Viña Errázuriz is only the latest example of TBA rearing its ugly head in Chile. Viña Santa Laura recalled 300 cases of its 2001 Cabernet Sauvignon Colchagua Valley Laura Hartwig after owner Alejandro Hartwig Jr. began finding samples that exhibited musty, dusty notes, which were attributed to TBA.

"TBA didn't kill me, so I hope it made me stronger," said Hartwig. "I lost a lot of business thanks to that. When you don't know where it's coming from, it's especially frustrating and expensive to deal with. Once I figured out it was coming from the wood beams that separated my barrels, I got underway with solving the problem."

Aurelio Montes, one of Chile's most respected winemakers and consultants, who also works in Argentina, said he has been fielding an increasing number of calls from wineries looking for his help with potential TBA problems. "It's a growing problem," asserted Montes, who also speaks from personal experience. "I started seeing some strange flavors in my own wines three years ago.
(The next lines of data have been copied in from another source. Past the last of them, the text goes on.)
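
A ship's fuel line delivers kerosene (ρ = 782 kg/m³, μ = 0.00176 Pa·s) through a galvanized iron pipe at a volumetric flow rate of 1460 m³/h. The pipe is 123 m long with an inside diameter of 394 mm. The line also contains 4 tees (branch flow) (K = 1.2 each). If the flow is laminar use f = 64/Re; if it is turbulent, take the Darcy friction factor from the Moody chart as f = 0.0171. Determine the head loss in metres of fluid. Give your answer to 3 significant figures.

Q = 1460 m³/h = 1460/3600 = 0.4056 m³/s.
Cross-sectional area A = πD²/4 = π(0.394)²/4 = 0.1219 m²; mean velocity V = Q/A = 0.4056/0.1219 = 3.326 m/s.
Reynolds number Re = ρVD/μ = 782 · 3.326 · 0.394 / 0.00176 = 5.823e+05.
Re > 4000 → turbulent; use the Moody-chart value f = 0.0171.
Total minor-loss coefficient ΣK = 4·1.2 = 4.8.
ΔP = [f·L/D + ΣK]·(ρV²/2) = [0.0171·123/0.394 + 4.8]·(782·3.326²/2) = [5.338 + 4.8]·4326 = 4.386e+04 Pa.
Head loss h_f = ΔP/(ρg) = 4.386e+04/(782·9.81) = 5.72 m.

h_f ≈ 5.72 m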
And after testing, the problem was TBA--not TCA--which was something totally new to us."

Montes said the wines, which were being aged at his older winery facility in Apalta, were from one vintage and in a select number of barrels. To deal with the problem, Montes did not release the wines into the market, threw away the offending barrels and installed an automatic ventilation system that moves 10 times the total air volume in the winery each day.
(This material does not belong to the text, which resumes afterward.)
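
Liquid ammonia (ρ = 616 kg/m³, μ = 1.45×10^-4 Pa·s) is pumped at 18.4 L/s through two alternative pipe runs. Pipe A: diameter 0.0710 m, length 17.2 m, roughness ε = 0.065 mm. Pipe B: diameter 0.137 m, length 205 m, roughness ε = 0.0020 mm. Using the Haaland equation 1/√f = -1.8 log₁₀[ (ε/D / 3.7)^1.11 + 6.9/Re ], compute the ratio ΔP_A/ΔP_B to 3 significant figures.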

"We didn't want a problem with our wine in the marketplace--so we dealt with it before they got to market," Montes said. "It takes a pile of money to get rid of [TBA]--and it's a very difficult decision to make, especially if you're a small winery. But you have to make that decision."

Montes also noted that sometimes winemakers have trouble detecting TBA taint problems because they become used to the aroma after working in an infected area for so long.

Other top consultants who work extensively in South America--Paul Hobbs and Alberto Antonini--also said they had faced problems with TBA. "Unfortunately, I've had to deal with this first-hand on several occasions," said Antonini. "I'm now very strict with my clients when it comes to this subject, and I force them to get rid of all the potential sources of contamination. Sometimes the producer doesn't want to do it because it is an expensive decision to make. [But] it is a lot cheaper than damaging your brand."

"The message is there, in capital letters, in red and underlined," said Montes. "You have to attack it--there can be no half measures."